Would-be writer: “So you’re a writer?”
Wistful expression appears on would-be writer’s face. “I’ve always wanted to write a book.”
Me: “What’s stopping you?”
WBW: “Don’t have the time.”
Me: “If you write one page a day, you’ll have a book in a year.”
WBW, flashing a sheepish grin: “It might not be good.”
Me: (trying not to rant) “Doesn’t matter. It’s a start. Writing is a skill that gets better with practice.”
The conversation usually ends with the would-be-writer slinking away even though I have plenty more to say. The words are familiar because I repeat them to myself when I sit down to write.
1. Who do you think you are? Moses chiseling the Ten Commandments onto a humongous rock? If it’s not perfect, that’s okay. Remember the “delete” button?
2. You cannot edit a blank screen. Write something. Write anything. Every day. Somewhere in that giant slag heap of coal, you will find a diamond in the rough, ready to be polished.

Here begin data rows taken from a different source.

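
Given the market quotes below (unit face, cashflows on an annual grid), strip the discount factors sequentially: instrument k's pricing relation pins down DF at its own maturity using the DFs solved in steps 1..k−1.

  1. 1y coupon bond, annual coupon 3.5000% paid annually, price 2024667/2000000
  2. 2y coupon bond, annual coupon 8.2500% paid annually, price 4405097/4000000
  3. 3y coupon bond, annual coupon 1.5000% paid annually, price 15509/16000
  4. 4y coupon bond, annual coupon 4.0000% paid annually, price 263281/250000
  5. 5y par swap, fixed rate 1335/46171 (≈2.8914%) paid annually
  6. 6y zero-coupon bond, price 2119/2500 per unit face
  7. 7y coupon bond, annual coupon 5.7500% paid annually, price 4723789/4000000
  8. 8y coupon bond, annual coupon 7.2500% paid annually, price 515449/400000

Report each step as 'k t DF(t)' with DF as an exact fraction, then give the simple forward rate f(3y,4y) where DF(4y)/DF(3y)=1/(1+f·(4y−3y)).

1 1 9781/10000
2 2 2357/2500
3 3 4633/5000
4 4 9031/10000
5 5 1733/2000
6 6 2119/2500
7 7 2049/2500
8 8 7767/10000
f(3y,4y) = ((4633/5000)/(9031/10000) − 1)/(1) = 235/9031 ≈ 2.6021%

step 1 [1y] bond c/1=7/200: DF=(2024667/2000000 − 7/200·(0))/(1+7/200) = 9781/10000 ≈ 0.978100
step 2 [2y] bond c/1=33/400: DF=(4405097/4000000 − 33/400·(0.978100))/(1+33/400) = 2357/2500 ≈ 0.942800
step 3 [3y] bond c/1=3/200: DF=(15509/16000 − 3/200·(0.978100+0.942800))/(1+3/200) = 4633/5000 ≈ 0.926600
step 4 [4y] bond c/1=1/25: DF=(263281/250000 − 1/25·(0.978100+0.942800+0.926600))/(1+1/25) = 9031/10000 ≈ 0.903100
step 5 [5y] swap r/1=1335/46171: DF=(1 − 1335/46171·(0.978100+0.942800+0.926600+0.903100))/(1+1335/46171) = 1733/2000 ≈ 0.866500
step 6 [6y] zero: DF = P = 2119/2500 ≈ 0.847600
step 7 [7y] bond c/1=23/400: DF=(4723789/4000000 − 23/400·(0.978100+0.942800+0.926600+0.903100+0.866500+0.847600))/(1+23/400) = 2049/2500 ≈ 0.819600
step 8 [8y] bond c/1=29/400: DF=(515449/400000 − 29/400·(0.978100+0.942800+0.926600+0.903100+0.866500+0.847600+0.819600))/(1+29/400) = 7767/10000 ≈ 0.776700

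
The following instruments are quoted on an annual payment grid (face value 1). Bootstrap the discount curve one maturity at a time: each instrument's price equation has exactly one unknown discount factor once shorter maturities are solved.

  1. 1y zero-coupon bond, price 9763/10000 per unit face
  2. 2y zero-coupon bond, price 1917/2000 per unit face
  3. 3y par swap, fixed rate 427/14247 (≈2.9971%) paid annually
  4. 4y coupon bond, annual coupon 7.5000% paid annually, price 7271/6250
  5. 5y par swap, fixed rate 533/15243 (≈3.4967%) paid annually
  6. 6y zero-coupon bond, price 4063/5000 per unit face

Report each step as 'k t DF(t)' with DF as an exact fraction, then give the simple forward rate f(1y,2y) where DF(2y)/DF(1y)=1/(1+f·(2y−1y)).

1 1 9763/10000
2 2 1917/2000
3 3 4573/5000
4 4 4417/5000
5 5 8401/10000
6 6 4063/5000
f(1y,2y) = ((9763/10000)/(1917/2000) − 1)/(1) = 178/9585 ≈ 1.8571%

step 1 [1y] zero: DF = P = 9763/10000 ≈ 0.976300
step 2 [2y] zero: DF = P = 1917/2000 ≈ 0.958500
step 3 [3y] swap r/1=427/14247: DF=(1 − 427/14247·(0.976300+0.958500))/(1+427/14247) = 4573/5000 ≈ 0.914600
step 4 [4y] bond c/1=3/40: DF=(7271/6250 − 3/40·(0.976300+0.958500+0.914600))/(1+3/40) = 4417/5000 ≈ 0.883400
step 5 [5y] swap r/1=533/15243: DF=(1 − 533/15243·(0.976300+0.958500+0.914600+0.883400))/(1+533/15243) = 8401/10000 ≈ 0.840100
step 6 [6y] zero: DF = P = 4063/5000 ≈ 0.812600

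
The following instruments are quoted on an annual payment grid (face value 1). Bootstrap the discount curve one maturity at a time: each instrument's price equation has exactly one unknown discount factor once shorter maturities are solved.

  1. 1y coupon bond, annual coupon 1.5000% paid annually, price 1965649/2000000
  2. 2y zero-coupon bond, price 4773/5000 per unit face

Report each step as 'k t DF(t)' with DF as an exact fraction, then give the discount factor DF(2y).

step 1 [1y] bond c/1=3/200: DF=(1965649/2000000 − 3/200·(0))/(1+3/200) = 9683/10000 ≈ 0.968300
step 2 [2y] zero: DF = P = 4773/5000 ≈ 0.954600

1 1 9683/10000
2 2 4773/5000
DF(2y) = 4773/5000 ≈ 0.954600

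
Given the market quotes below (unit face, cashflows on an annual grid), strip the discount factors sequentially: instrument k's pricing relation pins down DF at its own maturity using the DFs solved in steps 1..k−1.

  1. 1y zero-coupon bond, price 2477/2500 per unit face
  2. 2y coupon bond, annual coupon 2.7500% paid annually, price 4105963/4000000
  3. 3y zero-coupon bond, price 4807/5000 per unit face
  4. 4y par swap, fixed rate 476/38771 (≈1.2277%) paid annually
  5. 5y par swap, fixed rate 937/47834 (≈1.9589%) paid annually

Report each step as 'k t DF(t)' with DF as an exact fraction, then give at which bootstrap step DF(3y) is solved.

1 1 2477/2500
2 2 389/400
3 3 4807/5000
4 4 2381/2500
5 5 9063/10000
DF(3y) is solved at step 3

step 1 [1y] zero: DF = P = 2477/2500 ≈ 0.990800
step 2 [2y] bond c/1=11/400: DF=(4105963/4000000 − 11/400·(0.990800))/(1+11/400) = 389/400 ≈ 0.972500
step 3 [3y] zero: DF = P = 4807/5000 ≈ 0.961400
step 4 [4y] swap r/1=476/38771: DF=(1 − 476/38771·(0.990800+0.972500+0.961400))/(1+476/38771) = 2381/2500 ≈ 0.952400
step 5 [5y] swap r/1=937/47834: DF=(1 − 937/47834·(0.990800+0.972500+0.961400+0.952400))/(1+937/47834) = 9063/10000 ≈ 0.906300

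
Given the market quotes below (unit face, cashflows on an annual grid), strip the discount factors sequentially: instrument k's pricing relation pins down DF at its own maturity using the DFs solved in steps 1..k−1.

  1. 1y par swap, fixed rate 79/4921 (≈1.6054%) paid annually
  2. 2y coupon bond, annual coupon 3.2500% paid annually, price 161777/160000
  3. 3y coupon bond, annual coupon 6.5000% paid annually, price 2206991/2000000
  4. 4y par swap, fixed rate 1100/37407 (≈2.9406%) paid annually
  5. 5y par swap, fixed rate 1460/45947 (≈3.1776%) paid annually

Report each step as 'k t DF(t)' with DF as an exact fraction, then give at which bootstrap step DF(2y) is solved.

1 1 4921/5000
2 2 9483/10000
3 3 4591/5000
4 4 89/100
5 5 427/500
DF(2y) is solved at step 2

step 1 [1y] swap r/1=79/4921: DF=(1 − 79/4921·(0))/(1+79/4921) = 4921/5000 ≈ 0.984200
step 2 [2y] bond c/1=13/400: DF=(161777/160000 − 13/400·(0.984200))/(1+13/400) = 9483/10000 ≈ 0.948300
step 3 [3y] bond c/1=13/200: DF=(2206991/2000000 − 13/200·(0.984200+0.948300))/(1+13/200) = 4591/5000 ≈ 0.918200
step 4 [4y] swap r/1=1100/37407: DF=(1 − 1100/37407·(0.984200+0.948300+0.918200))/(1+1100/37407) = 89/100 ≈ 0.890000
step 5 [5y] swap r/1=1460/45947: DF=(1 − 1460/45947·(0.984200+0.948300+0.918200+0.890000))/(1+1460/45947) = 427/500 ≈ 0.854000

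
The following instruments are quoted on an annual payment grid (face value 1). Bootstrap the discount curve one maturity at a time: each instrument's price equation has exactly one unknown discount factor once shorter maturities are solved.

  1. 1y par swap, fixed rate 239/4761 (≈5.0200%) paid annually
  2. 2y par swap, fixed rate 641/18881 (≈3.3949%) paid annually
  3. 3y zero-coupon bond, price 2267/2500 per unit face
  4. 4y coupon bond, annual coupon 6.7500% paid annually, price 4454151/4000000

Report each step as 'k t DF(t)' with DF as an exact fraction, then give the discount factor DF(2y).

1 1 4761/5000
2 2 9359/10000
3 3 2267/2500
4 4 1083/1250
DF(2y) = 9359/10000 ≈ 0.935900

step 1 [1y] swap r/1=239/4761: DF=(1 − 239/4761·(0))/(1+239/4761) = 4761/5000 ≈ 0.952200
step 2 [2y] swap r/1=641/18881: DF=(1 − 641/18881·(0.952200))/(1+641/18881) = 9359/10000 ≈ 0.935900
step 3 [3y] zero: DF = P = 2267/2500 ≈ 0.906800
step 4 [4y] bond c/1=27/400: DF=(4454151/4000000 − 27/400·(0.952200+0.935900+0.906800))/(1+27/400) = 1083/1250 ≈ 0.866400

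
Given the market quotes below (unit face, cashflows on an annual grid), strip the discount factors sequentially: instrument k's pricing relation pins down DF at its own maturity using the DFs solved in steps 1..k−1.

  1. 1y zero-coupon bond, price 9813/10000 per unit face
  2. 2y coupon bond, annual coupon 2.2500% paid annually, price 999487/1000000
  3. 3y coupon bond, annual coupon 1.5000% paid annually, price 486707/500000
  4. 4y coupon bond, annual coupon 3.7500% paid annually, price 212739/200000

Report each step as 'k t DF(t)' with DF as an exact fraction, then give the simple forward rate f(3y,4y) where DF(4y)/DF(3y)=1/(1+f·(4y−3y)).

1 1 9813/10000
2 2 9559/10000
3 3 1163/1250
4 4 576/625
f(3y,4y) = ((1163/1250)/(576/625) − 1)/(1) = 11/1152 ≈ 0.9549%

step 1 [1y] zero: DF = P = 9813/10000 ≈ 0.981300
step 2 [2y] bond c/1=9/400: DF=(999487/1000000 − 9/400·(0.981300))/(1+9/400) = 9559/10000 ≈ 0.955900
step 3 [3y] bond c/1=3/200: DF=(486707/500000 − 3/200·(0.981300+0.955900))/(1+3/200) = 1163/1250 ≈ 0.930400
step 4 [4y] bond c/1=3/80: DF=(212739/200000 − 3/80·(0.981300+0.955900+0.930400))/(1+3/80) = 576/625 ≈ 0.921600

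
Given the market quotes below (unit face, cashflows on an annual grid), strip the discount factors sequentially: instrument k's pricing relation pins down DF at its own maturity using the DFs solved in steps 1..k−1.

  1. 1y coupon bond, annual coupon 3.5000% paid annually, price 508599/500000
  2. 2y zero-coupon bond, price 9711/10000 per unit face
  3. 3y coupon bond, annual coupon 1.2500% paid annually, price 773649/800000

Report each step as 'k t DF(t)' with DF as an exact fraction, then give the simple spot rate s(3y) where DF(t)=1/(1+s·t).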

3. Do not give into fear. Fear of criticism, fear of failure, fear that you’ll never get another brilliant idea for the rest of your natural life. Fear is paralyzing. It steals away your creative energy and most certainly causes what is euphemistically known as writers’ block. How does one defeat fear? Follow steps 1 and 2. Repeat as necessary.
Here’s what beloved young adult author, Judy Blume, has to say about writing. “I received nothing but rejections for two years. I would go to sleep at night feeling that I’d never be published. But I’d wake up in the morning convinced that I would be. Each time I sent a book or story off to a publisher, I would sit down and start something new. I was learning more with each effort. I was determined. Determination and hard work are as important as talent.”
So, here’s my advice if you really, truly want to write a book. Stop making excuses and just do it.
MEG CABOT – The Princess Diaries slipped through the hands of 17 publishers before being accepted for publication.
TONY HILLERMAN – the late, great author now famous for his Navajo Tribal Police mystery novels, was initially told to “Get rid of all that Indian stuff.”
Only seven of EMILY DICKINSON'S poems were published during her lifetime. One rejection said, "Your poems are quite as remarkable for defects as for beauty and are generally devoid of true poetical qualities."